Course Learning Outcomes
Course Learning Outcomes
BI22x learning outcomes
Baccalaureate CORE Learning Outcomes
This course fills the Perspectives category of the Physical Sciences.
Students will:
- Recognize and apply concepts and theories of basic physical or biological sciences.
- Apply scientific methodology and demonstrate the ability to draw conclusions based on observation, analysis, and synthesis.
- Demonstrate connections with other subject areas
Share Learning Outcomes All BI22x Course:
- Generate questions and construct testable hypotheses about biological mechanisms based on observations of the natural world.
- Design an experiment using appropriate methodology (experimental techniques, controls, data collection and analysis), reach conclusions and identify future lines of inquiry.
- Integrate subdisciplinary concepts from within and outside biology to address complex problems.
- Identify ways that interdisciplinary concepts are used to explain biological phenomena.
- Defend a viewpoint on a socio-scientific issue based on biological research
- Evaluate multiple representations (e.g., diagrams, physical models, mathematical relationships) by comparing the applications, strengths, and limitations of different models and their relationship to real biological systems.
- Create models (e.g., cartoon, schematic, flow chart, interpretive dance, etc.) to demonstrate biological concepts or systems.
- Apply quantitative skills to biological problems.
- Explain and use mathematical relationships relevant to biology.

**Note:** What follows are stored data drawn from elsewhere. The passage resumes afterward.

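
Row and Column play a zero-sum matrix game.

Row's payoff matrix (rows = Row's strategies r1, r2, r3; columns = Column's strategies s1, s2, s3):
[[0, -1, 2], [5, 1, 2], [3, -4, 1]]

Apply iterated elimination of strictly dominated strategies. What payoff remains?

Column s3 is strictly dominated by s2 for Column (-1<2, 1<2, -4<1); eliminate s3.
Column s1 is strictly dominated by s2 for Column (-1<0, 1<5, -4<3); eliminate s1.
Row r3 is strictly dominated by row r1 (-1>-4); eliminate r3.
Row r1 is strictly dominated by row r2 (1>-1); eliminate r1.
Only (r2, s2) remains, with payoff 1.

1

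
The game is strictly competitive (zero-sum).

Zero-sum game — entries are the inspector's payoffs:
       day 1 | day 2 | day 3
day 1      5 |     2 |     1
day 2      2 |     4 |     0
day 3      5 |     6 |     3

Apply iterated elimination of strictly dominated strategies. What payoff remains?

Row day 2 is strictly dominated by row day 3 (5>2, 6>4, 3>0); eliminate day 2.
Column day 1 is strictly dominated by day 3 for the inspectee (1<5, 3<5); eliminate day 1.
Row day 1 is strictly dominated by row day 3 (6>2, 3>1); eliminate day 1.
Column day 2 is strictly dominated by day 3 for the inspectee (3<6); eliminate day 2.
Only (day 3, day 3) remains, with payoff 3.

3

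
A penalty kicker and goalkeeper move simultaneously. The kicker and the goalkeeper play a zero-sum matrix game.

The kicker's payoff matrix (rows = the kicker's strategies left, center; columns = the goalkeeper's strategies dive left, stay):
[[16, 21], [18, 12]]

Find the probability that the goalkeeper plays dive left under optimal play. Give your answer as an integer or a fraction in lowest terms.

Row minima are 16 and 12, so the kicker's maximin is 16; column maxima are 18 and 21, so the goalkeeper's minimax is 18. These differ, so the equilibrium is in mixed strategies.
Let the goalkeeper play dive left with probability q. The kicker is indifferent when 16q + 21(1−q) = 18q + 12(1−q), giving q = 9/11.

9/11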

- Work productively in teams with diverse perspectives.
- Share ideas with peers clearly and accurately using scientific conventions.
- Effectively communicate experimental outcomes using professional scientific formats (e.g. report, poster, presentation).
- Read and interpret primary scientific literature.
BI221 Learning Outcomes:
Students will be able to:
- Describe the building blocks and synthesis of the major classes of biomolecules and the contribution of their three-dimensional structure to their functions.
- Model cell components, emphasizing them as a system of interacting parts
- Predict how a molecule’s movement is affected by its thermal energy, size, electrochemical gradient, and biochemical properties.
- Describe and relate anabolic (photosynthesis) and catabolic (respiration and fermentation) pathways emphasizing the transformation of energy and matter.
- Articulate how cells store, use, and transmit genomic information.
- Illustrate how conservation of the genetic code and the varying effects of mutations facilitate evolution.
- Model the processes by which evolution allows for the emergence of cell complexity and diversity.
- Explain how mutation and genetic recombination contribute to phenotypic variation in a population and predict how abiotic and biotic selective pressures can alter those populations over space and time.
BI222 Learning Outcomes
Students will be able to:
- Explain mechanisms by which cells receive and respond to internal and external signals that vary through space and time.
- Explain how structure relates to physiology and transfer these concepts to a new situation.
- Describe how biological systems detect and respond to different internal/external environmental conditions through feedback.
- Describe and relate anabolic (photosynthesis) and catabolic (respiration and fermentation) pathways and how these processes are similar and different in different organismal groups.
- Compare and contrast solutions to shared homeostatic challenges across various forms of life.
BI223 Learning Outcomes
After completion of this course, students will be able to:
Describe the interconnectedness of organisms and their environment at different temporal and spatial scales.
- Provide morphological, molecular and developmental evidence of the common ancestry of life.
- Describe how biotic and abiotic components of the environment shape organismal traits through the process of natural selection
- Use phylogenies to explore the evolutionary relationships among taxonomic groups.
- Outline how evolutionary processes impact biodiversity.
- Explain how biotic and abiotic interactions influence and are influenced by morphological, physiological and behavioral traits.
- Explain how evolutionary, developmental, and environmental processes influence the evolution of structures, functions, and behaviors that impact fitness.
- Describe how interactions between structure and function influence ecosystems at multiple scales.
- Develop a model to explain the flow of energy, and compare and contrast the cycling of matter in various ecosystems in the biosphere at human and geologic time scales.
- Use multiple representations to model the relationships between species/population abundance and distribution in relation to biotic and abiotic factors.